The analysis model is meant to bridge the gap between gather requirements from
the customer and designing a system that can be implemented. It does so by:
- moving away from the customer's view of the proposed system and the need to
discuss the system only in terms that are familiar to the customer;
- imposing more rigor, thus addressing issues of requirements consistency and
completeness;
- affording the customer a new way to view the system, potentially contributing
to requirements validation (the customer might be interested in and willing to view
the analysis model, which though alien to the customer, is conceptual and not so detailed
as the design will be);
- introducing objects and a minimal model to help initiate the design process.

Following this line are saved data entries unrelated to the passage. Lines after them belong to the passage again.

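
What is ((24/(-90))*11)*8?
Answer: -352/15 ≈ -23.467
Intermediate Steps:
((24/(-90))*11)*8 = ((24*(-1/90))*11)*8 = -4/15*11*8 = -44/15*8 = -352/15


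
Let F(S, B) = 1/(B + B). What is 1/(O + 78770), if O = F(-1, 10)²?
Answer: 400/31508001 ≈ 1.2695e-5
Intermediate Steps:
F(S, B) = 1/(2*B)
O = 1/400 (O = ((½)/10)² = ((½)*(⅒))² = (1/20)² = 1/400 ≈ 0.0025000)
1/(O + 78770) = 1/(1/400 + 78770) = 1/(31508001/400) = 400/31508001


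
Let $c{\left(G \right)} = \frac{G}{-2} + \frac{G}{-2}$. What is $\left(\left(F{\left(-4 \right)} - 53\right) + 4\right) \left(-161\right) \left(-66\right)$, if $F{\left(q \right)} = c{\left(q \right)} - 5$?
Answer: $-531300$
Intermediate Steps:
$c{\left(G \right)} = - G$ ($c{\left(G \right)} = G \left(- \frac{1}{2}\right) + G \left(- \frac{1}{2}\right) = - \frac{G}{2} - \frac{G}{2} = - G$)
$F{\left(q \right)} = -5 - q$ ($F{\left(q \right)} = - q - 5 = -5 - q$)
$\left(\left(F{\left(-4 \right)} - 53\right) + 4\right) \left(-161\right) \left(-66\right) = \left(\left(\left(-5 - -4\right) - 53\right) + 4\right) \left(-161\right) \left(-66\right) = \left(\left(\left(-5 + 4\right) - 53\right) + 4\right) \left(-161\right) \left(-66\right) = \left(\left(-1 - 53\right) + 4\right) \left(-161\right) \left(-66\right) = \left(-54 + 4\right) \left(-161\right) \left(-66\right) = \left(-50\right) \left(-161\right) \left(-66\right) = 8050 \left(-66\right) = -531300$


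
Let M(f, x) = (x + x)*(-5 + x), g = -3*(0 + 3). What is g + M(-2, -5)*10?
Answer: 991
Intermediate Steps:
g = -9 (g = -3*3 = -9)
M(f, x) = 2*x*(-5 + x) (M(f, x) = (2*x)*(-5 + x) = 2*x*(-5 + x))
g + M(-2, -5)*10 = -9 + (2*(-5)*(-5 - 5))*10 = -9 + (2*(-5)*(-10))*10 = -9 + 100*10 = -9 + 1000 = 991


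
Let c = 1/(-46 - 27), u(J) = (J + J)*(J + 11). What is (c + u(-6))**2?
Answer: 19193161/5329 ≈ 3601.6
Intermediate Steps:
u(J) = 2*J*(11 + J) (u(J) = (2*J)*(11 + J) = 2*J*(11 + J))
c = -1/73 (c = 1/(-73) = -1/73 ≈ -0.013699)
(c + u(-6))**2 = (-1/73 + 2*(-6)*(11 - 6))**2 = (-1/73 + 2*(-6)*5)**2 = (-1/73 - 60)**2 = (-4381/73)**2 = 19193161/5329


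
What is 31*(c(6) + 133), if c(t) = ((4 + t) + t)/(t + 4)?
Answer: 20863/5 ≈ 4172.6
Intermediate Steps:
c(t) = (4 + 2*t)/(4 + t)
31*(c(6) + 133) = 31*(2*(2 + 6)/(4 + 6) + 133) = 31*(2*8/10 + 133) = 31*(2*(1/10)*8 + 133) = 31*(8/5 + 133) = 31*(673/5) = 20863/5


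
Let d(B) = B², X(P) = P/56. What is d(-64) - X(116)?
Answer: 57315/14 ≈ 4093.9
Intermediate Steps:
X(P) = P/56 (X(P) = P*(1/56) = P/56)
d(-64) - X(116) = (-64)² - 116/56 = 4096 - 1*29/14 = 4096 - 29/14 = 57315/14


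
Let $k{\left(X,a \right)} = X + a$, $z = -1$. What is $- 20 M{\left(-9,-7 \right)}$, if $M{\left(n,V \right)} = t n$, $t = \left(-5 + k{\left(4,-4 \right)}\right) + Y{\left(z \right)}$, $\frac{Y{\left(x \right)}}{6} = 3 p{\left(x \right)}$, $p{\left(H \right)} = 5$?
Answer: $15300$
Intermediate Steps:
$Y{\left(x \right)} = 90$ ($Y{\left(x \right)} = 6 \cdot 3 \cdot 5 = 6 \cdot 15 = 90$)
$t = 85$ ($t = \left(-5 + \left(4 - 4\right)\right) + 90 = \left(-5 + 0\right) + 90 = -5 + 90 = 85$)
$M{\left(n,V \right)} = 85 n$
$- 20 M{\left(-9,-7 \right)} = - 20 \cdot 85 \left(-9\right) = \left(-20\right) \left(-765\right) = 15300$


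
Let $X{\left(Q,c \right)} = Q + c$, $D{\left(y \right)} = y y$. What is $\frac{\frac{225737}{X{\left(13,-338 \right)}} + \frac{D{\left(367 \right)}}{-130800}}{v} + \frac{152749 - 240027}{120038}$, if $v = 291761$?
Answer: $- \frac{21720752827403479}{29776050361683600} \approx -0.72947$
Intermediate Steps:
$D{\left(y \right)} = y^{2}$
$\frac{\frac{225737}{X{\left(13,-338 \right)}} + \frac{D{\left(367 \right)}}{-130800}}{v} + \frac{152749 - 240027}{120038} = \frac{\frac{225737}{13 - 338} + \frac{367^{2}}{-130800}}{291761} + \frac{152749 - 240027}{120038} = \left(\frac{225737}{-325} + 134689 \left(- \frac{1}{130800}\right)\right) \frac{1}{291761} + \left(152749 - 240027\right) \frac{1}{120038} = \left(225737 \left(- \frac{1}{325}\right) - \frac{134689}{130800}\right) \frac{1}{291761} - \frac{43639}{60019} = \left(- \frac{225737}{325} - \frac{134689}{130800}\right) \frac{1}{291761} - \frac{43639}{60019} = \left(- \frac{1182806941}{1700400}\right) \frac{1}{291761} - \frac{43639}{60019} = - \frac{1182806941}{496110404400} - \frac{43639}{60019} = - \frac{21720752827403479}{29776050361683600}$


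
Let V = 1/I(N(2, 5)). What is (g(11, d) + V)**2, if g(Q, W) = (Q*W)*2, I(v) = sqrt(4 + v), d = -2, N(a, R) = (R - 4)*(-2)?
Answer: (88 - sqrt(2))**2/4 ≈ 1874.3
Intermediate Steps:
N(a, R) = 8 - 2*R (N(a, R) = (-4 + R)*(-2) = 8 - 2*R)
g(Q, W) = 2*Q*W
V = sqrt(2)/2 (V = 1/(sqrt(4 + (8 - 2*5))) = 1/(sqrt(4 + (8 - 10))) = 1/(sqrt(4 - 2)) = 1/(sqrt(2)) = sqrt(2)/2 ≈ 0.70711)
(g(11, d) + V)**2 = (2*11*(-2) + sqrt(2)/2)**2 = (-44 + sqrt(2)/2)**2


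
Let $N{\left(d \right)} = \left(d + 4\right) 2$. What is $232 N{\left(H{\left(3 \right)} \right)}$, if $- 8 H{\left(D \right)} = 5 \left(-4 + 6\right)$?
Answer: $1276$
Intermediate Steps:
$H{\left(D \right)} = - \frac{5}{4}$ ($H{\left(D \right)} = - \frac{5 \left(-4 + 6\right)}{8} = - \frac{5 \cdot 2}{8} = \left(- \frac{1}{8}\right) 10 = - \frac{5}{4}$)
$N{\left(d \right)} = 8 + 2 d$ ($N{\left(d \right)} = \left(4 + d\right) 2 = 8 + 2 d$)
$232 N{\left(H{\left(3 \right)} \right)} = 232 \left(8 + 2 \left(- \frac{5}{4}\right)\right) = 232 \left(8 - \frac{5}{2}\right) = 232 \cdot \frac{11}{2} = 1276$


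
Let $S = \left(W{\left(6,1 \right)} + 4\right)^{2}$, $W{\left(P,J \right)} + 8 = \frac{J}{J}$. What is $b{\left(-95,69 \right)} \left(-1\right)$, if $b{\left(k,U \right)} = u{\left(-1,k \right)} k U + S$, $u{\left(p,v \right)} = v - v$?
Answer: $-9$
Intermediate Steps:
$W{\left(P,J \right)} = -7$ ($W{\left(P,J \right)} = -8 + \frac{J}{J} = -8 + 1 = -7$)
$u{\left(p,v \right)} = 0$
$S = 9$ ($S = \left(-7 + 4\right)^{2} = \left(-3\right)^{2} = 9$)
$b{\left(k,U \right)} = 9$ ($b{\left(k,U \right)} = 0 k U + 9 = 0 U + 9 = 0 + 9 = 9$)
$b{\left(-95,69 \right)} \left(-1\right) = 9 \left(-1\right) = -9$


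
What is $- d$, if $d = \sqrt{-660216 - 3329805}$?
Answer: $- 7 i \sqrt{81429} \approx - 1997.5 i$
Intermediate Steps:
$d = 7 i \sqrt{81429}$ ($d = \sqrt{-660216 - 3329805} = \sqrt{-3990021} = 7 i \sqrt{81429} \approx 1997.5 i$)
$- d = - 7 i \sqrt{81429}$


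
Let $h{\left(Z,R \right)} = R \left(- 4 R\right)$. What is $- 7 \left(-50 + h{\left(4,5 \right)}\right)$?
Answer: $1050$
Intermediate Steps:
$h{\left(Z,R \right)} = - 4 R^{2}$
$- 7 \left(-50 + h{\left(4,5 \right)}\right) = - 7 \left(-50 - 4 \cdot 5^{2}\right) = - 7 \left(-50 - 100\right) = \left(-7\right) \left(-150\right) = 1050$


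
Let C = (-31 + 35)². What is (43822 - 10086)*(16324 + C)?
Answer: 551246240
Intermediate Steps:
C = 16 (C = 4² = 16)
(43822 - 10086)*(16324 + C) = (43822 - 10086)*(16324 + 16) = 33736*16340 = 551246240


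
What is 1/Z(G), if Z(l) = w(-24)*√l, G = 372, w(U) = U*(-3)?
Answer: √93/13392 ≈ 0.00072011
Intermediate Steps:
w(U) = -3*U
Z(l) = 72*√l (Z(l) = (-3*(-24))*√l = 72*√l)
1/Z(G) = 1/(72*√372) = 1/(72*(2*√93)) = 1/(144*√93) = √93/13392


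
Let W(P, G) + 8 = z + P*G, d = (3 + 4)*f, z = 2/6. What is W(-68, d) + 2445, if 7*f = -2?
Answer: 7720/3 ≈ 2573.3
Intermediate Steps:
f = -2/7 (f = (⅐)*(-2) = -2/7 ≈ -0.28571)
z = ⅓ (z = 2*(⅙) = ⅓ ≈ 0.33333)
d = -2 (d = (3 + 4)*(-2/7) = 7*(-2/7) = -2)
W(P, G) = -23/3 + G*P (W(P, G) = -8 + (⅓ + P*G) = -8 + (⅓ + G*P) = -23/3 + G*P)
W(-68, d) + 2445 = (-23/3 - 2*(-68)) + 2445 = (-23/3 + 136) + 2445 = 385/3 + 2445 = 7720/3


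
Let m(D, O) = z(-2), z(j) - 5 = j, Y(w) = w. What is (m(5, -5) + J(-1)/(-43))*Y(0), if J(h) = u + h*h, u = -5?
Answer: 0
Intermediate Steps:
J(h) = -5 + h² (J(h) = -5 + h*h = -5 + h²)
z(j) = 5 + j
m(D, O) = 3 (m(D, O) = 5 - 2 = 3)
(m(5, -5) + J(-1)/(-43))*Y(0) = (3 + (-5 + (-1)²)/(-43))*0 = (3 + (-5 + 1)*(-1/43))*0 = (3 - 4*(-1/43))*0 = (3 + 4/43)*0 = (133/43)*0 = 0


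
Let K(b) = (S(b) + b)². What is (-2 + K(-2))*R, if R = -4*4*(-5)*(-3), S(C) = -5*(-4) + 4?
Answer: -115680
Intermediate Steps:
S(C) = 24 (S(C) = 20 + 4 = 24)
R = -240 (R = -(-80)*(-3) = -4*60 = -240)
K(b) = (24 + b)²
(-2 + K(-2))*R = (-2 + (24 - 2)²)*(-240) = (-2 + 22²)*(-240) = (-2 + 484)*(-240) = 482*(-240) = -115680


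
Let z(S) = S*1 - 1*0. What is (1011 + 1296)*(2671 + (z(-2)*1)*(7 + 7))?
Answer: 6097401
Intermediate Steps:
z(S) = S (z(S) = S + 0 = S)
(1011 + 1296)*(2671 + (z(-2)*1)*(7 + 7)) = (1011 + 1296)*(2671 + (-2*1)*(7 + 7)) = 2307*(2671 - 2*14) = 2307*(2671 - 28) = 2307*2643 = 6097401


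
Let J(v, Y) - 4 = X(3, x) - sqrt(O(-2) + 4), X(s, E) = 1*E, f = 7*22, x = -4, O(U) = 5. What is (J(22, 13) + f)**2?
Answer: 22801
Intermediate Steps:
f = 154
X(s, E) = E
J(v, Y) = -3 (J(v, Y) = 4 + (-4 - sqrt(5 + 4)) = 4 + (-4 - sqrt(9)) = 4 + (-4 - 1*3) = 4 + (-4 - 3) = 4 - 7 = -3)
(J(22, 13) + f)**2 = (-3 + 154)**2 = 151**2 = 22801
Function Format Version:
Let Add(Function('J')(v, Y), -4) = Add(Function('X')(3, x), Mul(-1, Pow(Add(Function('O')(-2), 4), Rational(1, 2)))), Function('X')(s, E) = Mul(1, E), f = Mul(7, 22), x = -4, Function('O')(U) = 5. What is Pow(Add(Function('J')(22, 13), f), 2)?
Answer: 22801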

(The final design might bear little similarity however.)
A. Conceptual objects
In object-oriented analysis (OOA), conceptual objects are introduced
to describe a conceptual system that has the functionality required by the
actual system to be developed. These objects may very well correspond to
actual software objects in the final code, but this is not necessarily the case.
For example, one object in the analysis model might later correspond to a
module in the design containing multiple objects. It could also happen that
an analysis object has no counterpart in the design.
The convensional strategy for OOA, due to Jacobson and now Rational's
Unified Software Development methodology, is to separate objects into three
types: boundary, entity, control. The interactions between these objects is
normally only described in a somewhat sketchy way, certainly as compared with the
object interactions that must be detailed during the design activity. We are
concerned about the nature of the information communicated between analysis
object, but not the specific details (ordinarily).
1. Boundary objects
Boundary objects represent things through which actors and the system will be
interacting. These would include buttons, forms, windows, keypads, terminals,
computers, etcetera.
2. Entity objects
Entity objects tend to play a passive role as far as object-to-object interaction
is concerned. They might for example, be just data repositories, i.e. complex
data structures, used by other objects. However, like boundary objects, entity objects
might correspond to real-world objects, but these would not be interfaces.
3. Control objects
As the name suggests, control objects are "take charge" objects. The are typically
created dynamically for the purpose of orchestrating some specific task.
4. Object interactions
The recommended approach to Jacobson's OOA is to have objects interact in the following way:
- Actors interact with boundary objects.
- Boundary objects create control objects to coordinate some activities (and
pass control). The control objects should be destroyed after they complete
their tasks.
- Control objects interact with other control objects and with entity objects.
They might even create other control objects and entity objects.
- Entity objects are passive. They do not initiate interactions.